>The ruling, made by the US 6th Circuit Court of Appeals on Friday, makes it clear that the federal government does not have to pay employees of failed manufacturers ‘shutdown pensions’ that union officials claim were promised in labor contracts (See Appellate Court Shuts Down Shutdown Benefits Claim ). In this case, the court ruled that the government, through the auspices of the Pension Benefit Guaranty Corporation (PBGC), will not have to pay $1,000 to $2,000 per month to about 2,500 employees of RTI, the steel manufacturer that closed in 2002.
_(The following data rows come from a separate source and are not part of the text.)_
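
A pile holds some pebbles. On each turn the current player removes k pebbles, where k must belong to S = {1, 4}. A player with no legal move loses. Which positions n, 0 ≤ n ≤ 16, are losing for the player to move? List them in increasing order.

0, 2, 5, 7, 10, 12, 15

n :  0  1  2  3  4  5  6  7  8  9 10 11 12 13 14 15 16
G :  0  1  0  1  2  0  1  0  1  2  0  1  0  1  2  0  1
P-positions are exactly the n with G(n) = 0.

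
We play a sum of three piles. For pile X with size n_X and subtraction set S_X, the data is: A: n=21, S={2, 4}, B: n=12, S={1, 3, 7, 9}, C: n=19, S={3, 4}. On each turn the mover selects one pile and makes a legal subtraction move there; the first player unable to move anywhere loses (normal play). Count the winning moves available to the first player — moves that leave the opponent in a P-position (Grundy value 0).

Pile A, S = {2, 4}:
G(0) = 0
G(1) = mex{} = 0
G(2) = mex{0} = 1
G(3) = mex{0} = 1
G(4) = mex{1,0} = 2
G(5) = mex{1,0} = 2
G(6) = mex{2,1} = 0
G(7) = mex{2,1} = 0
G(8) = mex{0,2} = 1
G(9) = mex{0,2} = 1
G(10) = mex{1,0} = 2
G(11) = mex{1,0} = 2
G(12) = mex{2,1} = 0
G(13) = mex{2,1} = 0
G(14) = mex{0,2} = 1
G(15) = mex{0,2} = 1
G(16) = mex{1,0} = 2
G(17) = mex{1,0} = 2
G(18) = mex{2,1} = 0
G(19) = mex{2,1} = 0
G(20) = mex{0,2} = 1
G(21) = mex{0,2} = 1
G_A(21) = 1.
Pile B, S = {1, 3, 7, 9}:
n :  0  1  2  3  4  5  6  7  8  9 10 11 12
G :  0  1  0  1  0  1  0  1  0  1  0  1  0
G_B(12) = 0.
Pile C, S = {3, 4}:
n :  0  1  2  3  4  5  6  7  8  9 10 11 12 13 14 15 16 17 18 19
G :  0  0  0  1  1  1  2  0  0  0  1  1  1  2  0  0  0  1  1  1
G_C(19) = 1.
Combined Grundy value = 1 ⊕ 0 ⊕ 1 = 0.
A winning move leaves total XOR = 0, i.e. changes one component's Grundy value g to g ⊕ X where X is the current total.
Pile A: target g' = 1⊕0 = 1, but every legal move changes the Grundy value (mex property), so 0 moves.
Pile B: target g' = 0⊕0 = 0, but every legal move changes the Grundy value (mex property), so 0 moves.
Pile C: target g' = 1⊕0 = 1, but every legal move changes the Grundy value (mex property), so 0 moves.

0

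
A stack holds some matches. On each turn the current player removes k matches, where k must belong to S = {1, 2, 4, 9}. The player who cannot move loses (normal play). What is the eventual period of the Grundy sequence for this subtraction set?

11

G(0) = 0
G(1) = mex{0} = 1
G(2) = mex{1,0} = 2
G(3) = mex{2,1} = 0
G(4) = mex{0,2,0} = 1
G(5) = mex{1,0,1} = 2
G(6) = mex{2,1,2} = 0
G(7) = mex{0,2,0} = 1
G(8) = mex{1,0,1} = 2
G(9) = mex{2,1,2,0} = 3
G(10) = mex{3,2,0,1} = 4
G(11) = mex{4,3,1,2} = 0
G(12) = mex{0,4,2,0} = 1
G(13) = mex{1,0,3,1} = 2
G(14) = mex{2,1,4,2} = 0
G(15) = mex{0,2,0,0} = 1
G(16) = mex{1,0,1,1} = 2
G(17) = mex{2,1,2,2} = 0
G(18) = mex{0,2,0,3} = 1
G(19) = mex{1,0,1,4} = 2
G(20) = mex{2,1,2,0} = 3
G(21) = mex{3,2,0,1} = 4
G(22) = mex{4,3,1,2} = 0
G(23) = mex{0,4,2,0} = 1
G(n+11) = G(n) holds for n = 0,…,8 (a full window of length max(S) = 9), so the sequence is purely periodic with period 11.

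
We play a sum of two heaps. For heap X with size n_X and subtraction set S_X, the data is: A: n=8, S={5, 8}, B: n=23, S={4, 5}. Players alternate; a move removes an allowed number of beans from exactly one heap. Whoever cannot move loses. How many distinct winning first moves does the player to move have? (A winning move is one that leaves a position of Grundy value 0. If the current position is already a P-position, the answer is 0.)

Heap A, S = {5, 8}:
G(0) = 0
G(1) = mex{} = 0
G(2) = mex{} = 0
G(3) = mex{} = 0
G(4) = mex{} = 0
G(5) = mex{0} = 1
G(6) = mex{0} = 1
G(7) = mex{0} = 1
G(8) = mex{0,0} = 1
G_A(8) = 1.
Heap B, S = {4, 5}:
G(0) = 0
G(1) = mex{} = 0
G(2) = mex{} = 0
G(3) = mex{} = 0
G(4) = mex{0} = 1
G(5) = mex{0,0} = 1
G(6) = mex{0,0} = 1
G(7) = mex{0,0} = 1
G(8) = mex{1,0} = 2
G(9) = mex{1,1} = 0
G(10) = mex{1,1} = 0
G(11) = mex{1,1} = 0
G(12) = mex{2,1} = 0
G(13) = mex{0,2} = 1
G(14) = mex{0,0} = 1
G(15) = mex{0,0} = 1
G(16) = mex{0,0} = 1
G(17) = mex{1,0} = 2
G(18) = mex{1,1} = 0
G(19) = mex{1,1} = 0
G(20) = mex{1,1} = 0
G(21) = mex{2,1} = 0
G(22) = mex{0,2} = 1
G(23) = mex{0,0} = 1
G_B(23) = 1.
Combined Grundy value = 1 ⊕ 1 = 0.
A winning move leaves total XOR = 0, i.e. changes one component's Grundy value g to g ⊕ X where X is the current total.
Heap A: target g' = 1⊕0 = 1, but every legal move changes the Grundy value (mex property), so 0 moves.
Heap B: target g' = 1⊕0 = 1, but every legal move changes the Grundy value (mex property), so 0 moves.

0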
>The Steelworkers claim that the PBGC, the agency that insures defined benefit plans, preemptively terminated four RTI pension plans. The PBGC claims that it was not responsible for the payment of ‘shutdown pensions’ because RTI never paid premiums to ensure that these benefits would be paid. The PBGC estimates that the ‘shutdown payments’ would cost the pension insurer $96 billion, and would ultimately fall on the backs of taxpayers (See Steelworkers Plan “Shutdown Benefits” Showdown ).
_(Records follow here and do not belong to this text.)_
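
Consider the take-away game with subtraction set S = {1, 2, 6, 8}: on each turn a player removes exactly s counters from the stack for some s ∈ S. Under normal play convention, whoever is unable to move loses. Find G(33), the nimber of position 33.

G(0) = 0
G(1) = mex{0} = 1
G(2) = mex{1,0} = 2
G(3) = mex{2,1} = 0
G(4) = mex{0,2} = 1
G(5) = mex{1,0} = 2
G(6) = mex{2,1,0} = 3
G(7) = mex{3,2,1} = 0
G(8) = mex{0,3,2,0} = 1
G(9) = mex{1,0,0,1} = 2
G(10) = mex{2,1,1,2} = 0
G(11) = mex{0,2,2,0} = 1
G(12) = mex{1,0,3,1} = 2
G(13) = mex{2,1,0,2} = 3
G(14) = mex{3,2,1,3} = 0
G(15) = mex{0,3,2,0} = 1
G(16) = mex{1,0,0,1} = 2
G(17) = mex{2,1,1,2} = 0
G(18) = mex{0,2,2,0} = 1
G(19) = mex{1,0,3,1} = 2
G(20) = mex{2,1,0,2} = 3
G(21) = mex{3,2,1,3} = 0
G(22) = mex{0,3,2,0} = 1
G(23) = mex{1,0,0,1} = 2
G(24) = mex{2,1,1,2} = 0
G(25) = mex{0,2,2,0} = 1
G(26) = mex{1,0,3,1} = 2
G(27) = mex{2,1,0,2} = 3
G(28) = mex{3,2,1,3} = 0
G(29) = mex{0,3,2,0} = 1
G(30) = mex{1,0,0,1} = 2
G(31) = mex{2,1,1,2} = 0
G(32) = mex{0,2,2,0} = 1
G(33) = mex{1,0,3,1} = 2

2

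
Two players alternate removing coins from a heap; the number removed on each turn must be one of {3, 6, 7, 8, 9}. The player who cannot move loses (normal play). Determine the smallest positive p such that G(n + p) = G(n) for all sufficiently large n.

n :  0  1  2  3  4  5  6  7  8  9 10 11 12 13 14 15 16 17 18 19 20 21 22 23 24 25
G :  0  0  0  1  1  1  2  2  2  3  3  3  0  0  0  1  1  1  2  2  2  3  3  3  0  0
G(n+12) = G(n) holds for n = 0,…,8 (a full window of length max(S) = 9), so the sequence is purely periodic with period 12.

12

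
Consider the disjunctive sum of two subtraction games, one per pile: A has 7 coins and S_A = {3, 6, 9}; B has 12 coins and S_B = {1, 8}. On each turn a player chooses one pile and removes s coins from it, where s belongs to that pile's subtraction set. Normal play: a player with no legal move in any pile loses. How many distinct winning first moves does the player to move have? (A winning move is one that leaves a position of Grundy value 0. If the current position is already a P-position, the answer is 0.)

Pile A, S = {3, 6, 9}:
G(0) = 0
G(1) = mex{} = 0
G(2) = mex{} = 0
G(3) = mex{0} = 1
G(4) = mex{0} = 1
G(5) = mex{0} = 1
G(6) = mex{1,0} = 2
G(7) = mex{1,0} = 2
G_A(7) = 2.
Pile B, S = {1, 8}:
n :  0  1  2  3  4  5  6  7  8  9 10 11 12
G :  0  1  0  1  0  1  0  1  2  0  1  0  1
G_B(12) = 1.
Combined Grundy value = 2 ⊕ 1 = 3.
A winning move leaves total XOR = 0, i.e. changes one component's Grundy value g to g ⊕ X where X is the current total.
Pile A: need g' = 2⊕3 = 1. Options: 7−3→G=1, 7−6→G=0. Hits: 1.
Pile B: need g' = 1⊕3 = 2. Options: 12−1→G=0, 12−8→G=0. Hits: 0.

1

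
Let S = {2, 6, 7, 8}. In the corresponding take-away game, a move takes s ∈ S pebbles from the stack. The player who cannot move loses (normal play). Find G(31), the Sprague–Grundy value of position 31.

1

n :  0  1  2  3  4  5  6  7  8  9 10 11 12 13 14 15 16 17 18 19 20 21 22 23 24 25 26 27 28 29 30 31
G :  0  0  1  1  0  0  1  1  2  2  3  3  2  2  0  0  1  1  0  0  1  1  2  2  3  3  2  2  0  0  1  1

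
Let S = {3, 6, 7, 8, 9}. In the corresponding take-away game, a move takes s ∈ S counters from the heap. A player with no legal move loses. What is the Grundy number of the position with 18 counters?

n :  0  1  2  3  4  5  6  7  8  9 10 11 12 13 14 15 16 17 18
G :  0  0  0  1  1  1  2  2  2  3  3  3  0  0  0  1  1  1  2

2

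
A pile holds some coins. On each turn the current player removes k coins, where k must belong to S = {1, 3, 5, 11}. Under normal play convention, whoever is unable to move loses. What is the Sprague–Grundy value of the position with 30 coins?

G(0) = 0
G(1) = mex{0} = 1
G(2) = mex{1} = 0
G(3) = mex{0,0} = 1
G(4) = mex{1,1} = 0
G(5) = mex{0,0,0} = 1
G(6) = mex{1,1,1} = 0
G(7) = mex{0,0,0} = 1
G(8) = mex{1,1,1} = 0
G(9) = mex{0,0,0} = 1
G(10) = mex{1,1,1} = 0
G(11) = mex{0,0,0,0} = 1
G(12) = mex{1,1,1,1} = 0
G(13) = mex{0,0,0,0} = 1
G(14) = mex{1,1,1,1} = 0
G(15) = mex{0,0,0,0} = 1
G(16) = mex{1,1,1,1} = 0
G(17) = mex{0,0,0,0} = 1
G(18) = mex{1,1,1,1} = 0
G(19) = mex{0,0,0,0} = 1
G(20) = mex{1,1,1,1} = 0
G(21) = mex{0,0,0,0} = 1
G(22) = mex{1,1,1,1} = 0
G(23) = mex{0,0,0,0} = 1
G(24) = mex{1,1,1,1} = 0
G(25) = mex{0,0,0,0} = 1
G(26) = mex{1,1,1,1} = 0
G(27) = mex{0,0,0,0} = 1
G(28) = mex{1,1,1,1} = 0
G(29) = mex{0,0,0,0} = 1
G(30) = mex{1,1,1,1} = 0

0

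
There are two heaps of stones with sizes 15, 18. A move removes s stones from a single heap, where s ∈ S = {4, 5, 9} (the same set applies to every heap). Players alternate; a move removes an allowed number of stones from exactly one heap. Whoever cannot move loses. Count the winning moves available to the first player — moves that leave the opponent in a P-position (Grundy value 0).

3

All heaps use S = {4, 5, 9}:
G(0) = 0
G(1) = mex{} = 0
G(2) = mex{} = 0
G(3) = mex{} = 0
G(4) = mex{0} = 1
G(5) = mex{0,0} = 1
G(6) = mex{0,0} = 1
G(7) = mex{0,0} = 1
G(8) = mex{1,0} = 2
G(9) = mex{1,1,0} = 2
G(10) = mex{1,1,0} = 2
G(11) = mex{1,1,0} = 2
G(12) = mex{2,1,0} = 3
G(13) = mex{2,2,1} = 0
G(14) = mex{2,2,1} = 0
G(15) = mex{2,2,1} = 0
G(16) = mex{3,2,1} = 0
G(17) = mex{0,3,2} = 1
G(18) = mex{0,0,2} = 1
Heap A: G(15) = 0.
Heap B: G(18) = 1.
Combined Grundy value = 0 ⊕ 1 = 1.
A winning move leaves total XOR = 0, i.e. changes one component's Grundy value g to g ⊕ X where X is the current total.
Heap A: need g' = 0⊕1 = 1. Options: 15−4→G=2, 15−5→G=2, 15−9→G=1. Hits: 1.
Heap B: need g' = 1⊕1 = 0. Options: 18−4→G=0, 18−5→G=0, 18−9→G=2. Hits: 2.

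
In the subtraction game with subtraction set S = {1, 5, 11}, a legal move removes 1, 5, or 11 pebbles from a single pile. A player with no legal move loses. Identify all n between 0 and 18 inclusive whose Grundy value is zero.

n :  0  1  2  3  4  5  6  7  8  9 10 11 12 13 14 15 16 17 18
G :  0  1  0  1  0  1  0  1  0  1  0  1  0  1  0  1  0  1  0
P-positions are exactly the n with G(n) = 0.

0, 2, 4, 6, 8, 10, 12, 14, 16, 18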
“The PBGC was created by Congress for this exact circumstance and has collected insurance premiums in anticipation of catastrophic events like the RTI bankruptcy,” said USWA District 1 Director David R. McCall in a press release. “It’s outrageous for this government agency to abdicate its fiduciary responsibility to the workers who had long looked to it for protection.” McCall asserted that at the time of the shutdown, the PBGC was paying other companies ‘shutdown pensions’, and that the sole reason for not doing so here was partisan politics, due to a new Bush appointee to the head of the pension insurer.
>Originally, a lower court ruled in favor of the Steelworkers (See Republic Lines Up with Steelworkers, Opposes PBGC Action ). However, the three-judge appeals panel overruled the lower court, saying that is should have deferred to the PBGC argument that the ‘shutdown benefits’ would impose an unreasonable burden.